I'd love it for the AMA to contact mobile phone manufacturers and tell them their voice recognition systems should respond to all my commands and their apps should pop up at useful times without my pressing on them. These enhancements lie beyond currently known technologies and the companies are working hard on them already, but for the AMA to weigh in couldn't hurt. And the AMA could tell my grocer to stock all the items I like, along with clear definitions of ingredients. The markings on the packages are outside the grocer's control, but the grocer should at least understand that these are good ideas.

You may have gotten the message by now that I don't find much reason for the 12-page call for action by the AMA on electronic records. The sentiments expressed are fine, but the question is how, when, and by whom they can be carried out.

Let's start with recommendation 7, Facilitate Digital and Mobile Patient Engagement. True, most EHRs are not designed to accept sensor data from patients--but that's the least of the barriers to data use. Doctors don't know what to do with the stuff even if patients give it to them. Will the AMA sponsor CME and other initiatives to spread the practices developed by Geisinger, Kaiser, and a few other institutions using patient-generated data?

Recommendation 3, Promote Care Coordination, is also more a call to change the field of medicine than a request for enhanced EHRs. It envisions doctors who can longitudinally view a patient's entire "continuum of care," which passes through multiple institutions.

Recommendation 6, Promote Data Liquidity, is welcome because it puts the AMA on record opposing the habit of withholding information on patients to make it hard for them to get care elsewhere. With initiatives such as FHIR and Blue Button, interoperability of records is coming closer to fruition--will health providers allow those fruits to fall to the ground and rot?

The AMA also tries to shift responsibility in recommendation 5, Reduce Cognitive Workload, which contains this bit of wishful thinking: "EHRs should support medical decision-making by providing concise, context-sensitive and real-time data uncluttered by extraneous information. EHRs should manage information flow and adjust for context, environment and user preferences." (p. 6)

What the AMA is asking is probably the most difficult research area in computing: knowing what to place before the user, and how to move the user expeditiously through steps that can very widely from one use case to another. Although they claim to recognize "that many of the recommendations can only be implemented in the long term," they give no indication that they understand the tough job of making systems that anticipate user information needs and actions.

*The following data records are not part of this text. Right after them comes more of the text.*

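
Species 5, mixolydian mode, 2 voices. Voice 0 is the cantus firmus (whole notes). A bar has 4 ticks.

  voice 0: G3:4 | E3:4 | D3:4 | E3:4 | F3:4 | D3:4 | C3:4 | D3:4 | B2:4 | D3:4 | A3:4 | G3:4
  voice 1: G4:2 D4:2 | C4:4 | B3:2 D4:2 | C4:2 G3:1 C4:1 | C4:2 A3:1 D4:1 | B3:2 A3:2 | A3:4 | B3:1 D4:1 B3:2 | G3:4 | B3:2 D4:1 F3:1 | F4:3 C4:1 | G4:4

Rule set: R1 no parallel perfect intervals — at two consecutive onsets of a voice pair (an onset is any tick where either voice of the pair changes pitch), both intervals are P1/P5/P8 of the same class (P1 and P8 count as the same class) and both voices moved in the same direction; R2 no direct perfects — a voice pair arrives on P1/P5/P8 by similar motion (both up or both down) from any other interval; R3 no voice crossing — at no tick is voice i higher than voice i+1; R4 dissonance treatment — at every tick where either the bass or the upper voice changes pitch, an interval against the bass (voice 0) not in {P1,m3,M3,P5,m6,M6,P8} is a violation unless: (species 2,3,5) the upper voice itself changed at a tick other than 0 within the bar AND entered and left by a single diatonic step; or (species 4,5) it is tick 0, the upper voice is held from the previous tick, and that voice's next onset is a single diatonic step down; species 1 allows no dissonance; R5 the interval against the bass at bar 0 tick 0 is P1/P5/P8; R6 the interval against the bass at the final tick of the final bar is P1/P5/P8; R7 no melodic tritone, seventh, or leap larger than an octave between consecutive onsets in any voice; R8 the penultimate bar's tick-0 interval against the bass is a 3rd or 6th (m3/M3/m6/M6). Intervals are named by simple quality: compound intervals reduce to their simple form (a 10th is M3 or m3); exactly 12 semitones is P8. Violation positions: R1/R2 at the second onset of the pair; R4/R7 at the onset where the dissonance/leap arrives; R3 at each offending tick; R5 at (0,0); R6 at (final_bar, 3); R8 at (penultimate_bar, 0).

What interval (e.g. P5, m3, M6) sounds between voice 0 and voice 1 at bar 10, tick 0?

m6

voice 0=A3 voice 1=F4 -> m6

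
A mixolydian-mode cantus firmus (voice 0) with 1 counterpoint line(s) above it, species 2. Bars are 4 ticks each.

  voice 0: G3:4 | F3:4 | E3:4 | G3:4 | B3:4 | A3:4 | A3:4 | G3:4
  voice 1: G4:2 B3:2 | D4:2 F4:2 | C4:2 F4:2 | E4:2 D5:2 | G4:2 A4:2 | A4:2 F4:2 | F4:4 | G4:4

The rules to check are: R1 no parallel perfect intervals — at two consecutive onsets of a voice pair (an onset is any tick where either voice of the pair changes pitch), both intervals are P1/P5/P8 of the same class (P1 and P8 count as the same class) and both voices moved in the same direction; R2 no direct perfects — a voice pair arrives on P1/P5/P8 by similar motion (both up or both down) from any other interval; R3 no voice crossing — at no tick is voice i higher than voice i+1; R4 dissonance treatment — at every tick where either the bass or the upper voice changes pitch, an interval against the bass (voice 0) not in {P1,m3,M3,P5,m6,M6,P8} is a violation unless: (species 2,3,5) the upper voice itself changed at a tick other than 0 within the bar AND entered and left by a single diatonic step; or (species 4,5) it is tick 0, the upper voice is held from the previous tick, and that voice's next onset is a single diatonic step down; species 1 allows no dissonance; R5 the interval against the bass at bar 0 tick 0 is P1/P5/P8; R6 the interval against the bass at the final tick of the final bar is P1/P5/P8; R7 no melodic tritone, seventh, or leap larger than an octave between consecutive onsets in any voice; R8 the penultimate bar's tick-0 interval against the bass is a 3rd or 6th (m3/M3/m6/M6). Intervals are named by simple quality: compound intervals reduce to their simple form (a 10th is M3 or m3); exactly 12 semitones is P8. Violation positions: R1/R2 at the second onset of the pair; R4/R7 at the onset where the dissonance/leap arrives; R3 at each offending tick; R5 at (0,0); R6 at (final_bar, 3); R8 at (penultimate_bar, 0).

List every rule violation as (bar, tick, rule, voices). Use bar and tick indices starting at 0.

(2, 2, R4, (0, 1))
(3, 2, R7, (1,))
(4, 2, R4, (0, 1))

bar 0: v0=G3 v1=G4 downbeat P8
bar 1: v0=F3 v1=D4 downbeat M6
bar 2: v0=E3 v1=C4 downbeat m6
bar 3: v0=G3 v1=E4 downbeat M6
bar 4: v0=B3 v1=G4 downbeat m6
bar 5: v0=A3 v1=A4 downbeat P8
bar 6: v0=A3 v1=F4 downbeat m6
bar 7: v0=G3 v1=G4 downbeat P8
  -> R4 @ bar 2 tick 2 v(0, 1): E3/F4 m2 untreated
  -> R7 @ bar 3 tick 2 v(1,): E4->D5 leap 10st
  -> R4 @ bar 4 tick 2 v(0, 1): B3/A4 m7 untreated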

EHR vendors can't do it on their own. They can start the process by offering hooks that clinicians can use to customize the product (Recommendation 4, Offer Product Modularity and Configurability) and by incorporating user feedback (Recommendation 8, Expedite User Input into Product Design and Post-Implementation Feedback). But then each physician must determine his or her workflow and create a system that meets those needs. Customization goes far beyond "reminders and alerts".

As Roger A. Maduro from Open Health News explains in his comment to the AMA press release, the flexibility requested by the AMA requires open source EHRs. Even with open source, delicate decisions need to be made for customization to become real and useful. Programmers must balance the simplicity of coding in immediate fixes with the benefits of finding more general solutions that adapt well over time. And they will want to avoid making so many changes that they create an actual fork of the original project, because that leads to a second independent code based and doubles the maintenance effort.

Maduro's sentiments were echoed by Dr. Seong K, Mun, President and CEO of the Open Source Electronic Health Record Alliance (OSEHRA), who said that  “AMA’s call for action on EHR usability is long overdue,” pointing out that.  “Many clinicians are burdened by data entry clerical activities as EHR’s evolved from legacy systems designed for documentation, not patient management. The optimal solution to this problem is to adopt an open source approach based on transparent collaboration and agile development.”

The AMA call for action shows the organization joining health care reformers in support of robust usability criteria for EHRs, patient engagement, interoperable records, APIs for third-party innovation, and better coordinated care. Doctors can do much more than the document suggests to bring these things to pass.